A Story About One Proposal
A few years ago, I was building a proposal for a new business line.
The substance was settled. Logic and numbers were in place.
All that remained was putting it on slides.
And yet I froze.
This idea cannot be made to look like an extension of the existing business.
The deck needs to carry the air of something genuinely new.
But push too far into the unconventional and the executive room loses trust.
Inside a frame of restraint, place exactly one piece of sharp visual.
That alone signals: “this person has thought about it.”
The reason I’d frozen finally landed.
I wasn’t designing.
I was deciding what kind of atmosphere this idea should arrive wearing.
Discipline Inside an Ugly Template
This sensibility comes out of a particular kind of discipline.
The corporate template you’re given. The prime contractor’s template you’re handed.
Specified fonts. Three brand colors and nothing more. No margin you’re allowed to move.
Ugly. And the only thing you can use.
Inside that constraint, the deck still has to land.
No matter how you fight it, the template will drag the design down.
So you push it to the absolute maximum you can personally tolerate.
The font is locked. But the weight isn’t.
The palette is locked. But the way light and dark sit against each other is not.
The layout is locked. But information density gives the page its breath.
The tighter the constraint, the higher the resolution of the workaround.
I did this for years.
Across countless proposals, hunting countless versions of “ugly, but as far as I can take it.”
That’s why building decks for our own products feels like joy now.
No constraints. Full swing.
The resolution sharpened by years of constraint goes straight into a free environment.
I Don’t Want to Make Pretty Things
This was never a design problem. It was a branding problem.
Branding the idea itself.
The atmosphere a viewer feels before they read a single word — when the idea finally enters the world.
Does this seem trustworthy. Does this seem new. Does this feel like mine.
What lands the moment the slide opens, before language arrives.
It’s not that I want to make things pretty. I want them to arrive in the right air.
That’s the real reason behind the obsession with slide design.
Font weight, pixels of margin, tonal shifts — all of it is material for shaping atmosphere.
What Ken Segall Was Actually Doing
Looking into Ken Segall’s work at Apple, something clicked.
Segall was the man who made Jobs’s advertising. He named the iMac. He wrote the Think Different copy.
But his real work wasn’t advertising production.
It was landing Jobs’s philosophy inside culture.
A single letter — “i” — became culture’s prefix for the internet era.
Three words — Think Different — moved Apple from “computer company” to “symbol of creativity.”
Segall worked the seam between idea and culture.

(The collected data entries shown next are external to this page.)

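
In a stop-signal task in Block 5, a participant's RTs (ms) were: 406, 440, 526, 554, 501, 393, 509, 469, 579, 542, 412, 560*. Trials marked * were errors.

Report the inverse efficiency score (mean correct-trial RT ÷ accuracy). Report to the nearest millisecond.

529 ms

Correct trials (n=11): 406, 440, 526, 554, 501, 393, 509, 469, 579, 542, 412
Mean correct RT = 5331/11 = 484.6364 ms
Proportion correct = 11/12
IES = 484.6364 / (11/12) = 528.694 ms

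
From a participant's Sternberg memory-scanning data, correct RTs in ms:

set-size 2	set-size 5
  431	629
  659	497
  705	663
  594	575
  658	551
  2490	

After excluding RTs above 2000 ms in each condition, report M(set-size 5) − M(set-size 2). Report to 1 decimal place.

-26.4 ms

set-size 2: exclude 2490
M(set-size 2) = 3047/5 = 609.400
M(set-size 5) = 2915/5 = 583.000
Difference = 583.000 − 609.400 = -26.400 ms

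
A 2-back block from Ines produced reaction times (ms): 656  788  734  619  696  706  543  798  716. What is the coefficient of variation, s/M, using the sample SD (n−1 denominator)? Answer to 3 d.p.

0.116

n = 9, Σ = 6256, M = 695.1111
Σ(x−M)² = 51742.889; s = √(51742.889/8) = 80.4230
CV = 80.4230 / 695.1111 = 0.11570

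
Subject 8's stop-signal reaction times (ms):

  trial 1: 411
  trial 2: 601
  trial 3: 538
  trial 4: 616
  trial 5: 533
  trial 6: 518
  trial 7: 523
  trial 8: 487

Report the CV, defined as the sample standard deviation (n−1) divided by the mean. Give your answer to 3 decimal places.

n = 8, Σ = 4227, M = 528.3750
Σ(x−M)² = 28691.875; s = √(28691.875/7) = 64.0222
CV = 64.0222 / 528.3750 = 0.12117

0.121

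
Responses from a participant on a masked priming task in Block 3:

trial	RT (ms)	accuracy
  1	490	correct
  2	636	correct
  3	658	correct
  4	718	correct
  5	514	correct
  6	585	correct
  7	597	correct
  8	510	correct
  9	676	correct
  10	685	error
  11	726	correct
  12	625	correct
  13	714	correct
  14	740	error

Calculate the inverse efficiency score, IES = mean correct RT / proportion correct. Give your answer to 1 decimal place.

724.2 ms

Correct trials (n=12): 490, 636, 658, 718, 514, 585, 597, 510, 676, 726, 625, 714
Mean correct RT = 7449/12 = 620.7500 ms
Proportion correct = 12/14
IES = 620.7500 / (12/14) = 724.208 ms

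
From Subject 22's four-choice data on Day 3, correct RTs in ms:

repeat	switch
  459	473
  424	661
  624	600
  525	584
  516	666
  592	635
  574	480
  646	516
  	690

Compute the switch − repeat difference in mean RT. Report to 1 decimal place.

44.4 ms

M(repeat) = 4360/8 = 545.000
M(switch) = 5305/9 = 589.444
Difference = 589.444 − 545.000 = 44.444 ms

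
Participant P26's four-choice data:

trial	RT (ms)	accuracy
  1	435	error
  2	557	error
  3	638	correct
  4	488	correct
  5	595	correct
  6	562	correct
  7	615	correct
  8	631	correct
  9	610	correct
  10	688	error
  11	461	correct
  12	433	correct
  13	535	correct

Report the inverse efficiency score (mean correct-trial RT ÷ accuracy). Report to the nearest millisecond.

Correct trials (n=10): 638, 488, 595, 562, 615, 631, 610, 461, 433, 535
Mean correct RT = 5568/10 = 556.8000 ms
Proportion correct = 10/13
IES = 556.8000 / (10/13) = 723.840 ms

724 ms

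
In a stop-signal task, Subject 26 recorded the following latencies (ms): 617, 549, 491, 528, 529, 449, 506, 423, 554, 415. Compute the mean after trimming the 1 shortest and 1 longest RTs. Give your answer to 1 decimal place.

503.6 ms

Sorted: 415, 423, 449, 491, 506, 528, 529, 549, 554, 617
Drop lowest 1 (415) and highest 1 (617)
Remaining (n=8): Σ = 4029, mean = 4029/8 = 503.625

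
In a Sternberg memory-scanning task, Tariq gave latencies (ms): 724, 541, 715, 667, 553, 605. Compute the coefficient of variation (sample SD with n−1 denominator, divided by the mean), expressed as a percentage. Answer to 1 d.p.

n = 6, Σ = 3805, M = 634.1667
Σ(x−M)² = 31800.833; s = √(31800.833/5) = 79.7507
CV = 79.7507 / 634.1667 = 0.12576 = 12.576%

12.6%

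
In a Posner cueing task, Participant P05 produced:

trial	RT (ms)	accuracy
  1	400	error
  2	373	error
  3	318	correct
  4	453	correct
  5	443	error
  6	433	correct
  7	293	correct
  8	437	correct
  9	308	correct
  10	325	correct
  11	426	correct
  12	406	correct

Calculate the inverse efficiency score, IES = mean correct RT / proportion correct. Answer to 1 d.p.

Correct trials (n=9): 318, 453, 433, 293, 437, 308, 325, 426, 406
Mean correct RT = 3399/9 = 377.6667 ms
Proportion correct = 9/12
IES = 377.6667 / (9/12) = 503.556 ms

503.6 ms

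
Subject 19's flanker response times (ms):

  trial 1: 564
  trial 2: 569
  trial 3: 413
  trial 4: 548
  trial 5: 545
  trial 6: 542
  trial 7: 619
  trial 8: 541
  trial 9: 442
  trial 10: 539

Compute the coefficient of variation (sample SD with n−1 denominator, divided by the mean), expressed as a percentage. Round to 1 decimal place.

11.4%

n = 10, Σ = 5322, M = 532.2000
Σ(x−M)² = 32877.600; s = √(32877.600/9) = 60.4406
CV = 60.4406 / 532.2000 = 0.11357 = 11.357%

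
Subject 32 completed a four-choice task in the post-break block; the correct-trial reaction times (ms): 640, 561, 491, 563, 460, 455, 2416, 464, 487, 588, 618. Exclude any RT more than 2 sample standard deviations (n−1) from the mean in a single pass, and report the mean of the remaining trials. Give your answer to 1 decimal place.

532.7 ms

n = 11, ΣRT = 7743, M = 703.909
Σ(x−M)² = 3267816.91; s = √(3267816.91/10) = 571.648
Cutoffs: 703.909 ± 2·571.648 → [-439.4, 1847.2]
Outside: 2416 → excluded.
Retained (n=10): Σ = 5327, mean = 5327/10 = 532.700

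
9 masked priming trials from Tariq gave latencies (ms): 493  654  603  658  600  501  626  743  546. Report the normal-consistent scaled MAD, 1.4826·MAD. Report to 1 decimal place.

Sorted: 493, 501, 546, 600, 603, 626, 654, 658, 743 → median = 603
|x − 603| sorted: 0, 3, 23, 51, 55, 57, 102, 110, 140 → MAD = 55
Robust SD ≈ 1.4826 × 55 = 81.543

81.5 ms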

That work, however, only existed inside a personal relationship with Jobs.
When Jobs left, Segall’s role disappeared with him.
The Word “Tailoring”
Lately I’ve been searching for what to call this act of bridging idea and culture.
Decks built from off-the-shelf templates are like off-the-rack suits.
The fit is wrong. Slack in one place, tight in another, and the wearer’s presence quietly fades.
Then there are decks tailored from scratch — read the cultural context, design the atmosphere, cut the cloth.
The way an haute couture atelier shapes a single garment.
If design means organizing information cleanly, then shaping the atmosphere an idea wears into the world is something else — work that doesn’t yet have a name.
The tools are in place.
The presentation craft is systematized.
The philosophy of what to cut was demonstrated by Jobs.
But “the air an idea should wear into culture” — no one seems to have taken that on, methodically.
In the world of presentations, at least.
After twenty years, the obsession that resisted language is finally starting to take shape.